After graduating from the Battle Ground to Breaking Ground program at Texas A&M, Kelly Flading decided to continue serving her community in the form of flower beds and sprouting seeds. The Texas A&M program teaches veterans to grow and make connections within the agriculture community.
Those who knew Flading said her choice of outreach fit the person she was.
”Everybody who I know who met her, immediately knew the level of just goodness, good spirit, good energy she had for her neighbors, for our community, for her fellow and sister veterans,” said Kristin Wright, co-founder and board chair of Killeen Creators.
Flading’s dream of starting a community garden came true after she gave a speech at a political event that inspired Wright and together, they founded the nonprofit Killeen Creators.
”I got in touch with her and said, I think we should start a nonprofit," said Wright. "Later that day Louie Minor, who owns Minor Construction and had a lot of land in town ... called her as well.”

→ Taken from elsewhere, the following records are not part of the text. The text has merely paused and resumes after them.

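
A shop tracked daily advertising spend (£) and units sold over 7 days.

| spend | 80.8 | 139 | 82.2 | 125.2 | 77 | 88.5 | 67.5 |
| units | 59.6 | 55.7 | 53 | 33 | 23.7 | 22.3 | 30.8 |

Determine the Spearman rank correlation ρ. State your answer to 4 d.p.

Rank spend: 3, 7, 4, 6, 2, 5, 1
Rank units: 7, 6, 5, 4, 2, 1, 3
d = rank(spend) − rank(units): -4, 1, -1, 2, 0, 4, -2; Σd² = 42
ρ = 1 − 6Σd² / [n(n²−1)] = 1 − 6×42 / (7×48) = 1 − 252/336 ≈ 0.2500

0.2500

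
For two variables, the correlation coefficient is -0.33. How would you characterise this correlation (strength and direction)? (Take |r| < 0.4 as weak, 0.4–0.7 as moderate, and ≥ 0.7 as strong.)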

Just like that, a dream became a reality and now the community and her fellow veterans are determined to keep the gardens going.
”I’ve seen what this little garden means to the local community and the neighborhood," said Louie Minor, Iraq war veteran, and Killeen Creators board member. "There's many times that I drive by there and there’s people sitting outside, or walking their dogs, or watering the garden."
The gardens were created to serve the community of North Killeen and that is reason enough to keep them going but, not the only reason. For Flading's fellow veterans, it’s also about being there and honoring their sister veteran.
”We were trained to help each other out," said Minor. "We were trained to help our battle buddies out and to never leave someone behind. In Kelly’s case, it would be leaving Kelly’s dream behind.”
Flading’s dream won’t be forgotten, and it’s a tribute and honor that matches the goal she had to continue her service after taking off the uniform.
”She was continuing to serve her country, in her community, in the way she knew how," said Wright. "That for her was life long commitment.”
The community gardens in downtown Killeen are a testament to how veterans stick together and continue to serve their country, even when they have taken off the uniform.